L’8 novembre saremo tutti Sam. Ma lo saremo insieme, sapendo che la scala che decidiamo di abbandonare lungo la strada può diventare un’ancora verso la partita di qualcun altro, magari anche cambiargli la giornata.

Ti piace? La meccanica legata ai “like” in Death Stranding è emblematica, a questo proposito.

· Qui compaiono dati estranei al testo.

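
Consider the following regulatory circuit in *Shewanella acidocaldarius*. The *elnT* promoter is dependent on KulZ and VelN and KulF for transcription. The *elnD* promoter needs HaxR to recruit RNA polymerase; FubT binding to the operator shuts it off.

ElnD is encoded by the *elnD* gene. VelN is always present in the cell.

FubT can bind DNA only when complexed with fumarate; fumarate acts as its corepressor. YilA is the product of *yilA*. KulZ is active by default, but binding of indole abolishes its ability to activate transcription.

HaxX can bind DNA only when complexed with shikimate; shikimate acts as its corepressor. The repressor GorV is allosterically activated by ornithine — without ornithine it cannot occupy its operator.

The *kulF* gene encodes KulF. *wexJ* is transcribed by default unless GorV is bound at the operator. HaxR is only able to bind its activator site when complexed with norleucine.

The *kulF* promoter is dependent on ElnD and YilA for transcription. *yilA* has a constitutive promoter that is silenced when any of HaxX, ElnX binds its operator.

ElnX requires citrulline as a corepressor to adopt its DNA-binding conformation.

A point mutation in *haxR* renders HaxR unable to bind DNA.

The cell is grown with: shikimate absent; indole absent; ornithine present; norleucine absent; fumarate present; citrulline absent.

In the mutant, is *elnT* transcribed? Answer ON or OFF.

OFF

Indole is absent, so KulZ is active.
VelN is produced constitutively and is active.
Fumarate is present, so FubT is active.
HaxR is non-functional in this strain, so it has no effect.
With repressor FubT bound, *elnD* is not transcribed.
So ElnD is not produced.
Shikimate is absent, so HaxX is inactive.
Citrulline is absent, so ElnX is inactive.
With no repressor bound, *yilA* is transcribed.
So YilA is produced and active.
Required activator ElnD is absent, so *kulF* is not transcribed.
So KulF is not produced.
Required activator KulF is absent, so *elnT* is not transcribed.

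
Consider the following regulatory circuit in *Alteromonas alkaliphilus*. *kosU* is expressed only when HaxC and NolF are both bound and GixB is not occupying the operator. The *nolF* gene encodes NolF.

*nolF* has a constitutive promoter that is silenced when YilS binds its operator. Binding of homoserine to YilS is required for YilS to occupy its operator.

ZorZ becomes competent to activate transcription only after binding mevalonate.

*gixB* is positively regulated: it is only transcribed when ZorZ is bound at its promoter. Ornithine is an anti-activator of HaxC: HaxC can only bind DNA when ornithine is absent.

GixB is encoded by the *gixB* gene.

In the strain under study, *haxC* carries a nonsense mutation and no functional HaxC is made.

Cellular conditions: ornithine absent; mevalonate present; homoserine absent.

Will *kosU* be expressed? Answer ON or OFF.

OFF

Mevalonate is present, so ZorZ is active.
No repressor is bound and ZorZ is active, so *gixB* is transcribed.
So GixB is produced and active.
HaxC is non-functional in this strain, so it has no effect.
Homoserine is absent, so YilS is inactive.
With no repressor bound, *nolF* is transcribed.
So NolF is produced and active.
With repressor GixB bound, *kosU* is not transcribed.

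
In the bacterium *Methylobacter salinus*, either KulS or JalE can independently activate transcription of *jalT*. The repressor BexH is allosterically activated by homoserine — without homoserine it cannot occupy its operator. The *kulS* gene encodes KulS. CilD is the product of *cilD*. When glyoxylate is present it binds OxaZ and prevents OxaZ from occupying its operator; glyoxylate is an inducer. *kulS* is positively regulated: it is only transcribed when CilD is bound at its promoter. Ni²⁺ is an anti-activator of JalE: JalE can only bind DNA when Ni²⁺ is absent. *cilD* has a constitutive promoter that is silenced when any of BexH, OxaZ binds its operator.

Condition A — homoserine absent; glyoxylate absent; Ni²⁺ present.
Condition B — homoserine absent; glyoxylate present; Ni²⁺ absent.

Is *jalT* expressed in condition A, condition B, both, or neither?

Condition A:
Homoserine is absent, so BexH is inactive.
Glyoxylate is absent, so OxaZ is active.
With repressor OxaZ bound, *cilD* is not transcribed.
So CilD is not produced.
Required activator CilD is absent, so *kulS* is not transcribed.
So KulS is not produced.
Ni²⁺ is present, so JalE is inactive.
No activator is available at the *jalT* promoter, so *jalT* is not transcribed.
→ *jalT* is OFF in A.
Condition B:
Homoserine is absent, so BexH is inactive.
Glyoxylate is present, so OxaZ is inactive.
With no repressor bound, *cilD* is transcribed.
So CilD is produced and active.
No repressor is bound and CilD is active, so *kulS* is transcribed.
So KulS is produced and active.
Ni²⁺ is absent, so JalE is active.
Activator KulS is present, so *jalT* is transcribed.
→ *jalT* is ON in B.

B only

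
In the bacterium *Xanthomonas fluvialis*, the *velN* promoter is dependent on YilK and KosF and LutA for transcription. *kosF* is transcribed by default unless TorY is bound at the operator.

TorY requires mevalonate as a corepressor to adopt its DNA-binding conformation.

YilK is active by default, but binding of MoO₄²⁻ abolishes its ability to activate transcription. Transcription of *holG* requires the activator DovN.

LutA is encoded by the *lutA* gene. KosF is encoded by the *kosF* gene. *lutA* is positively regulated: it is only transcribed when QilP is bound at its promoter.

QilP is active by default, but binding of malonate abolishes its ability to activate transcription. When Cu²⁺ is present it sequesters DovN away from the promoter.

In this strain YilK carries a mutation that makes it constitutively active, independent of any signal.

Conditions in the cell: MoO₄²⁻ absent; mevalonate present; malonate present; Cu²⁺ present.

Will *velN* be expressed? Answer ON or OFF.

YilK is constitutively active in this strain.
Mevalonate is present, so TorY is active.
With repressor TorY bound, *kosF* is not transcribed.
So KosF is not produced.
Malonate is present, so QilP is inactive.
Required activator QilP is absent, so *lutA* is not transcribed.
So LutA is not produced.
Required activator KosF is absent, so *velN* is not transcribed.

OFF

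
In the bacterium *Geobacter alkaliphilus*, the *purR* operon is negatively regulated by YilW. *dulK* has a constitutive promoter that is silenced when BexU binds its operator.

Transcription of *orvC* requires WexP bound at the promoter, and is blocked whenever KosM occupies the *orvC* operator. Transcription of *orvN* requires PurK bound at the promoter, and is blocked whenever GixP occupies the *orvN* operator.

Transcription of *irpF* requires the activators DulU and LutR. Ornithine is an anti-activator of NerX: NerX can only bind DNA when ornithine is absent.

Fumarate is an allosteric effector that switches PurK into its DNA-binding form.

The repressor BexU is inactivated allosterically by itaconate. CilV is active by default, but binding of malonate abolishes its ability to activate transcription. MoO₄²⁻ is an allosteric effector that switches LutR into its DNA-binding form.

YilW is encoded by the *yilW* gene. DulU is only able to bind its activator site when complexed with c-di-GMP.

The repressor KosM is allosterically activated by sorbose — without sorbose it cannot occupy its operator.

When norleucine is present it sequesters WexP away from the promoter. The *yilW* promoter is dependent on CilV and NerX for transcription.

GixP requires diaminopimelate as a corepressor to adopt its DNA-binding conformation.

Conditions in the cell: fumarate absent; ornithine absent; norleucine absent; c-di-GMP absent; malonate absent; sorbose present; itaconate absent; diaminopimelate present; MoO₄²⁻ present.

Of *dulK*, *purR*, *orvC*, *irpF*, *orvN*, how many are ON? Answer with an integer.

Itaconate is absent, so BexU is active.
With repressor BexU bound, *dulK* is not transcribed.
→ *dulK* is OFF.
Malonate is absent, so CilV is active.
Ornithine is absent, so NerX is active.
No repressor is bound and CilV and NerX are active, so *yilW* is transcribed.
So YilW is produced and active.
With repressor YilW bound, *purR* is not transcribed.
→ *purR* is OFF.
Sorbose is present, so KosM is active.
Norleucine is absent, so WexP is active.
With repressor KosM bound, *orvC* is not transcribed.
→ *orvC* is OFF.
c-di-GMP is absent, so DulU is inactive.
MoO₄²⁻ is present, so LutR is active.
Required activator DulU is absent, so *irpF* is not transcribed.
→ *irpF* is OFF.
Fumarate is absent, so PurK is inactive.
Diaminopimelate is present, so GixP is active.
With repressor GixP bound, *orvN* is not transcribed.
→ *orvN* is OFF.
0 of the 5 genes are transcribed.

0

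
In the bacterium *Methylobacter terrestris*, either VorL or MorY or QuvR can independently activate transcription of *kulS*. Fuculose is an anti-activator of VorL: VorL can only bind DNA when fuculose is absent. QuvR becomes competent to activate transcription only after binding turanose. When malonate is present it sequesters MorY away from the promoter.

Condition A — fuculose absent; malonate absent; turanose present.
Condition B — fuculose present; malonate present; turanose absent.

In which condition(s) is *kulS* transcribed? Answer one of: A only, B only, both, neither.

A only

Condition A:
Fuculose is absent, so VorL is active.
Malonate is absent, so MorY is active.
Turanose is present, so QuvR is active.
Activator VorL is present, so *kulS* is transcribed.
→ *kulS* is ON in A.
Condition B:
Fuculose is present, so VorL is inactive.
Malonate is present, so MorY is inactive.
Turanose is absent, so QuvR is inactive.
No activator is available at the *kulS* promoter, so *kulS* is not transcribed.
→ *kulS* is OFF in B.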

È questo, il riflesso di Fumito Ueda che ho visto in Death Stranding. Un gioco di specchi che mostrano la stessa immagine, lo stesso disagio, ma al contrario. Wander è condannato, noi abbiamo ancora speranza. È narrativa che passa dal gameplay, come il dover tenere premuto un tasto per fare in modo che Ico, dall’altra parte dello schermo, tenga la mano di Yorda. È quello che un videogioco dovrebbe fare, come dovrebbe raccontarlo: perché la cutscene è qualcosa che i videogiochi hanno rubato al Cinema, una soluzione di comodo che aggiunge minutaggio in modo semplice per tutti. Anche per noi che giochiamo, perché la discesa verso l’inferno di Wander va intercettata, e solo chi ha la sensibilità per farlo può percepire Shadow of the Colossus. Per tutti gli altri rimane quell’action-RPG uscito su PS2, con la mappa enorme e delle belle musiche (quando ci sono), ma a cui manca qualcosa.

Familiare, no? È una delle critiche più gettonate sia per Ueda che per Death Stranding. Manca qualcosa. Qualcosa che invece c’è, va semplicemente cercato. Che sta già creando legami prima del day one, tra chi questo qualcosa lo vede e chi preferisce parlare di Amazon Simulator.